At 9.30 p.m. on 14 February 2004, former Tour de France winner Marco Pantani was found dead in Rimini. It emerged that he had been addicted to cocaine since autumn 1999, weeks after being expelled from the Tour of Italy for blood doping. Conspiracy theories abounded: that he was injected in his sleep by a business rival; that the Olympic Committee had framed him; that Italian Industrialists had engineered his downfall; etc., etc.
If none of these is entirely true and none of them fully explains Pantani's personal tragedy, none of them is without foundation. This book debunks the myths and makes surprising revelations about Pantani's personal tragedy, but also about the world of cycling. Matt Rendell had access not only to court transcripts but to many of Pantani's friends and the doctors who treated him.
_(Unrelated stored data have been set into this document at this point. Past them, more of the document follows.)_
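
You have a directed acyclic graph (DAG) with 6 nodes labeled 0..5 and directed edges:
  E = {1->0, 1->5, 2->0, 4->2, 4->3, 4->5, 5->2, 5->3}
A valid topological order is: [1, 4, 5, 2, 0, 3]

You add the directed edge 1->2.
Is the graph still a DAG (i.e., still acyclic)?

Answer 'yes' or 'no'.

Answer: yes

Derivation:
Given toposort: [1, 4, 5, 2, 0, 3]
Position of 1: index 0; position of 2: index 3
New edge 1->2: forward
Forward edge: respects the existing order. Still a DAG, same toposort still valid.
Still a DAG? yes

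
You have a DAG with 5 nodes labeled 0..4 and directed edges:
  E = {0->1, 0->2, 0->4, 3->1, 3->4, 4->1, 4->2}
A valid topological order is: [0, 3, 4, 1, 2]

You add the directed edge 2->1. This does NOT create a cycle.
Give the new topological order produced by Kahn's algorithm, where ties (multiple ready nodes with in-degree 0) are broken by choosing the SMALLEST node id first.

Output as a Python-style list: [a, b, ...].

Old toposort: [0, 3, 4, 1, 2]
Added edge: 2->1
Position of 2 (4) > position of 1 (3). Must reorder: 2 must now come before 1.
Run Kahn's algorithm (break ties by smallest node id):
  initial in-degrees: [0, 4, 2, 0, 2]
  ready (indeg=0): [0, 3]
  pop 0: indeg[1]->3; indeg[2]->1; indeg[4]->1 | ready=[3] | order so far=[0]
  pop 3: indeg[1]->2; indeg[4]->0 | ready=[4] | order so far=[0, 3]
  pop 4: indeg[1]->1; indeg[2]->0 | ready=[2] | order so far=[0, 3, 4]
  pop 2: indeg[1]->0 | ready=[1] | order so far=[0, 3, 4, 2]
  pop 1: no out-edges | ready=[] | order so far=[0, 3, 4, 2, 1]
  Result: [0, 3, 4, 2, 1]

Answer: [0, 3, 4, 2, 1]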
But Pantani's life is about much more than drug addiction. Lance Armstrong described him as 'more of an artist than an athlete - an extravagant figure' Despite being plagued with injuries he won both the Giro and the Tour in 1998, something very few cyclists even attempt. He was an inspirational icon, and the remarkable wins against all odds make gripping reading.
[Rendell's] not inconsiderable acheivement is to convey the sordid reality of the Tour while simultaneously adding to one's yearning for its lost idealism - THE TIMES
Superficially [Pantani] appears to be a familiar type of sporting self-destructor. Like George Best, Diego Maradona, Alex "Hurricane" Higgins, and so on, he was prodigiously gifted; like them, he couldn't handle success and its aftermath. But, if Rendell is right (and the evidence does seem conclusive), unlike them, he was a pharmaceutical creation almost from the beginning. He was "cycling's greatest cheat" . . . It is the pursuit of this revelation that makes the . . . book so readable - NEW STATESMAN
An excellent book about the life and death of il Pirata, the Pirate, as Pantani was known. Rendell has interviewed dozens of those closest to Pantani to paint an intimate and sympathetic - if unsentimental - picture . . . this is also a work of meticulous investigative journalism that shatters whatever doubts anyone could still have about systematic doping in cycling - OBSERVER SPORTS MONTHLY
An account of a journey into the depths of drugs in sport (and drugs in life) becomes a parable of modern sport and celebrity - SUNDAY TIMES
MATT RENDELL survived Hodgkin's Disease and lecturing at British and Latvian universities before entering TV and print journalism. He first visited Colombia in 1998, and his Channel 4 documentary Kings of the Mountains (2000) was described in The Observer as 'a gem, telling us more about the essence of sport in under an hour than a season's worth of Premiership matches'. His first book, Kings of the Mountains: How Colombia's Cycling Heroes Changed their Nation's History (Aurum Press 2002), was described in The Times as 'meticulous, elegant and sensitive'. He has worked on the British terrestrial coverage of the Tour de France since 1997, he has won three National Sporting Club awards, and his book The Death of Marco Pantani was shortlisted for the William Hill Sports Book of the Year Award. Colombia Es Pasion is his fifth book about Colombia.